Templates let you extract structured values (fields, tables, barcodes) from recurring documents. The Python API mirrors the .NET template classes; see groupdocs.parser.templates for the full list.

Regex-based fields

Use TemplateRegexPosition to locate values by pattern and extract only the matched group:

from groupdocs.parser import Parser
from groupdocs.parser.templates import Template, TemplateField, TemplateRegexPosition

template = Template([
    TemplateField(
        TemplateRegexPosition(r"Invoice Number\s+(?<value>[A-Z0-9\-]+)"),
        "InvoiceNumber",
    )
])

with Parser("./invoice.pdf") as parser:
    data = parser.parse_by_template(template)
    if data:
        invoice_number = data["InvoiceNumber"].page_area.text
        print(f"Invoice number: {invoice_number}")

The following sample file is used in this example: invoice.pdf

Tables with detector parameters

Define table bounds and column separators with TemplateTableParameters when you need to extract line items:

from groupdocs.parser import Parser
from groupdocs.parser.data import Rectangle, Point, Size
from groupdocs.parser.templates import (
    Template,
    TemplateItem,
    TemplateTable,
    TemplateTableParameters,
)

table_area = Rectangle(Point(175.0, 350.0), Size(400.0, 200.0))
columns = [185.0, 370.0, 425.0, 485.0, 545.0]

table = TemplateTable(
    TemplateTableParameters(table_area, columns),
    "Details",
    0,  # restrict to the first page; omit to scan all pages
)

template = Template([table])

with Parser("./invoice.pdf") as parser:
    data = parser.parse_by_template(template)
    if data:
        details = data["Details"].page_area
        print(f"Rows extracted: {details.row_count}")
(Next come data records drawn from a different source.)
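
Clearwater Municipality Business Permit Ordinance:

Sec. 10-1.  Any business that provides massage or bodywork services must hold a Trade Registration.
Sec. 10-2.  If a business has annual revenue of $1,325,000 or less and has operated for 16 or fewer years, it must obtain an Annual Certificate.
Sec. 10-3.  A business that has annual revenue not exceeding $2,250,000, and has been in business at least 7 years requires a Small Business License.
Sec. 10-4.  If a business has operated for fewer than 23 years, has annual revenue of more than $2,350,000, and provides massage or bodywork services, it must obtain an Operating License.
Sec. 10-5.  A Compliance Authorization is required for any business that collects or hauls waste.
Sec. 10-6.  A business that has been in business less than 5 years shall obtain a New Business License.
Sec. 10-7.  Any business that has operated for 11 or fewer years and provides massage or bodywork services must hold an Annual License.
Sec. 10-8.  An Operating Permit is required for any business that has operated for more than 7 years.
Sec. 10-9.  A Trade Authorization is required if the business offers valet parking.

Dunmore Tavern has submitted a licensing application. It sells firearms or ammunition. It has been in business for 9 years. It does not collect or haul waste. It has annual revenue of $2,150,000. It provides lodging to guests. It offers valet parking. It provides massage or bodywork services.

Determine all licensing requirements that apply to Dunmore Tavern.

Annual License, Operating Permit, Small Business License, Trade Authorization, Trade Registration

Sec. 10-1. provides massage or bodywork services → Trade Registration required.
Sec. 10-2. revenue $2,150,000 > $1,325,000; years in business 9 ≤ 16 → Annual Certificate not required.
Sec. 10-3. revenue $2,150,000 ≤ $2,250,000; years in business 9 ≥ 7 → Small Business License required.
Sec. 10-4. years in business 9 < 23; revenue $2,150,000 ≤ $2,350,000; provides massage or bodywork services → Operating License not required.
Sec. 10-5. does not collect or haul waste → Compliance Authorization not required.
Sec. 10-6. years in business 9 ≥ 5 → New Business License not required.
Sec. 10-7. years in business 9 ≤ 11; provides massage or bodywork services → Annual License required.
Sec. 10-8. years in business 9 > 7 → Operating Permit required.
Sec. 10-9. offers valet parking → Trade Authorization required.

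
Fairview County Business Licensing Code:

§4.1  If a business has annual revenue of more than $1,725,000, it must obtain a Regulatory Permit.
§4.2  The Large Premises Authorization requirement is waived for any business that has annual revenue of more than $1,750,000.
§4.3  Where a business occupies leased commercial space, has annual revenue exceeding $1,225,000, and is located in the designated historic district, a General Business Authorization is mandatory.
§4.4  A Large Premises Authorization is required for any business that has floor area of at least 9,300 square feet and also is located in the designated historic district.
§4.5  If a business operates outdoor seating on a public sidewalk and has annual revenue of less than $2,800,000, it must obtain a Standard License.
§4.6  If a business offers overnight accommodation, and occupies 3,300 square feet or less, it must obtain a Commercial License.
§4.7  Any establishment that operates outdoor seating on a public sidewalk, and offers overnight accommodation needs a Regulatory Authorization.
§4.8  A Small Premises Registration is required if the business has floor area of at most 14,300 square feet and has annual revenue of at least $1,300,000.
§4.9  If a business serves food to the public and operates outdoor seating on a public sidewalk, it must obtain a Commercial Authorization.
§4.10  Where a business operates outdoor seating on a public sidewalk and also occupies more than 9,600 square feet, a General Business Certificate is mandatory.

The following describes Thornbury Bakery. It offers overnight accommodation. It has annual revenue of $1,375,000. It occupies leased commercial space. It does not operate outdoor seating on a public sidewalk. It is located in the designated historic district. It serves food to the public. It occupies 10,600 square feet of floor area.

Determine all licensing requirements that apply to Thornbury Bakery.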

The following sample file is used in this example: invoice.pdf

Tips

  • Combine regex, fixed, and linked positions in one template to anchor values reliably.
  • Keep field names unique (case-insensitive).
  • Reuse TemplateTableLayout when the same table structure appears on multiple pages—see the API reference for layout helpers.
  • If a template item cannot be located, the corresponding field/table is empty; handle None in your code.